Negli ultimi trent’anni – secondo le stime dell’Ispra, l’Istituto superiore per la Protezione e la Ricerca ambientale – l’Italia ha perso il 20% della sua disponibilità di acqua. La siccità che incombe sulla Penisola non è colpa soltanto dei cambiamenti climatici che, aumentando la temperatura su tutto il pianeta, riducono le precipitazioni atmosferiche o trasformano le piogge in “bombe d’acqua”, con effetti catastrofici sul territorio, sul dissesto idrogeologico e sull’agricoltura.
La responsabilità è anche nostra, di noi cittadini che usiamo questa preziosa risorsa in modo indiscriminato e spesso irresponsabile; ma ancor più delle nostre amministrazioni pubbliche che non si sono preoccupate abbastanza di mantenere in efficienza la rete di distribuzione e di realizzare o curare gli invasi. Il paradosso è che oggi si trova meno acqua al Nord e più al Sud: in particolare in una regione sitibonda come la Puglia, priva di rilievi montuosi e quindi di acqua propria, dove l’Acquedotto pugliese – un ex “carrozzone” di cui una volta si diceva “dà più da mangiare che da bere” – ha realizzato interventi strutturali che hanno praticamente eliminato le perdite.
Sprechi privati e sprechi pubblici, dunque. Una siccità causata dal clima e dall’incuria, che fa scendere il livello dei fiumi e dei laghi, prosciuga i bacini e addirittura costringe ad aprire le dighe per irrigare le campagne e tutelare la produzione agricola. Ne ha dato una documentata testimonianza personale il deputato dei Verdi, Angelo Bonelli, registrando e diffondendo via Twitter un video sulla grave situazione del fiume Adige (t.co/NSva0muYX0). Ma così è più o meno per tutti gli altri corsi d’acqua italiani, dal Po al Tevere, e di conseguenza per tutti i nostri laghi.

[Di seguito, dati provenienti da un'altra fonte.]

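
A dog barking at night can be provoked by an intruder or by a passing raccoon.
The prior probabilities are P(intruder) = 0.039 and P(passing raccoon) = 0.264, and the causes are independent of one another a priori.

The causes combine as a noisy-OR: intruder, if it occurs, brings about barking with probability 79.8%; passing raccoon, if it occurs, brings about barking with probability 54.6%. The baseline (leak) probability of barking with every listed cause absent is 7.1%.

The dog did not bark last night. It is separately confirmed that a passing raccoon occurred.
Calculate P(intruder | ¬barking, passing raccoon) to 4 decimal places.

Under noisy-OR, P(barking | causes) = 1 − (1−0.071)·∏(1−qᵢ) over the active causes.
For the numerator, keep only intruder=true terms: 0.085197×0.039 = 0.003323
Normalizer over all consistent configurations: 0.421766×0.961 + 0.085197×0.039 = 0.408640
Posterior = 0.003323 / 0.408640 ≈ 0.0081

P(intruder | ¬barking, passing raccoon) ≈ 0.0081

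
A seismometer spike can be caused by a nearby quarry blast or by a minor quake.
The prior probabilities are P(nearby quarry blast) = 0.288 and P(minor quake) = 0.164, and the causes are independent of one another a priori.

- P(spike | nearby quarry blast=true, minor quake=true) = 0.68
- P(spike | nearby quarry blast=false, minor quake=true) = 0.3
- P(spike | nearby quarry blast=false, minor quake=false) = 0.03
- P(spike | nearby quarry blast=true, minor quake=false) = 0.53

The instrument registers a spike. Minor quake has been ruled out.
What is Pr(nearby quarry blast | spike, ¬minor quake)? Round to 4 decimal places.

Pr(nearby quarry blast | spike, ¬minor quake) ≈ 0.8772

Sum P(spike|·) weighted by the priors over both values of nearby quarry blast:
  P(spike | ¬minor quake) = 0.03×0.712 + 0.53×0.288
        = 0.021360 + 0.152640 = 0.174000
The terms with nearby quarry blast present sum to 0.152640, so
  P(nearby quarry blast | spike, ¬minor quake) = 0.152640 / 0.174000 ≈ 0.8772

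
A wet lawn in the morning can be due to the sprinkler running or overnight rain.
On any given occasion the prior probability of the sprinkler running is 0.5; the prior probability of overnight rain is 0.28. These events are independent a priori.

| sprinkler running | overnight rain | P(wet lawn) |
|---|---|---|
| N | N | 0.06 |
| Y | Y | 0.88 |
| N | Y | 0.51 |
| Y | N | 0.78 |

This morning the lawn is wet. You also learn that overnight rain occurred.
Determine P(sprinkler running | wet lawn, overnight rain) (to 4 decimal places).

Weight on sprinkler running=true, given the evidence: 0.88×0.5 = 0.440000
Denominator P(wet lawn | overnight rain): 0.51×0.5 + 0.88×0.5 = 0.695000
Posterior = 0.440000 / 0.695000 ≈ 0.6331

P(sprinkler running | wet lawn, overnight rain) ≈ 0.6331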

I numeri di questa emergenza nazionale sono impressionanti. Li riprendiamo da un’inchiesta a più firme apparsa su Repubblica: dal 42% di perdite dagli acquedotti ai 3 milioni di cittadini che rischiano il razionamento, da qui all’estate. In pratica, su 9,19 miliardi di metri cubi che corrono nelle nostre reti, soltanto 6 circa arrivano al rubinetto, con uno spreco di 157 litri al giorno per abitante. Potrebbero dissetare 43 milioni di persone. E il fatto è che l’Italia, per la sua conformazione orografica – caratterizzata da due grandi catene montuose come le Alpi e gli Appennini – e per la stessa natura del suolo, è ricca di acqua e di falde freatiche.
Ora il governo di Giorgia Meloni, insediato da cinque mesi, cerca di correre ai ripari per affrontare una crisi che obiettivamente non dipende da sue responsabilità. E prepara un decreto per l’emergenza idrica che era stato già annunciato dal precedente governo di Mario Draghi, ma è rimasto nei cassetti di Palazzo Chigi a causa delle elezioni.
Per saltare gli iter burocratici e accorciare i tempi degli interventi, la premier è orientata a nominare un super-commissario, con poteri esecutivi, sul modello di quanto è stato fatto per l’esecuzione del Pnrr: il Piano nazionale di ripresa e resilienza che prevede da parte dell’Unione europea uno stanziamento complessivo di 209 miliardi di euro, 82 a fondo perduto e il resto in prestiti europei a tassi agevolati, ottenuti a suo tempo dal governo giallorosso di Giuseppe Conte. Ma il vicepremier e ministro delle Infrastrutture, Matteo Salvini, leader della Lega, non vuole perdere il controllo della “cabina di regia inter-ministeriale”, di cui fanno parte anche il ministro dell’Ambiente, Gilberto Pichetto Fratin; quello dell’Agricoltura, Francesco Lollobrigida; quello degli Affari regionali, Roberto Calderoli; quello della Protezione civile, Nello Musumeci; e quello degli Affari Ue, Raffaele Fitto. Si può già prevedere, perciò, che la gestione dell’operazione non sarà semplice. Tant’è che, a quanto si dice, potrebbe assumere proprio lui il mandato di commissario all’emergenza.
La siccità, però non aspetta. I fiumi e i laghi sono già a secco. Gli invasi vanno ripuliti al più presto. E prima dell’estate, bisogna evitare a tutti i costi un razionamento che minaccia di danneggiare in primo luogo i cittadini e poi l’industria del turismo, con tutto il suo indotto.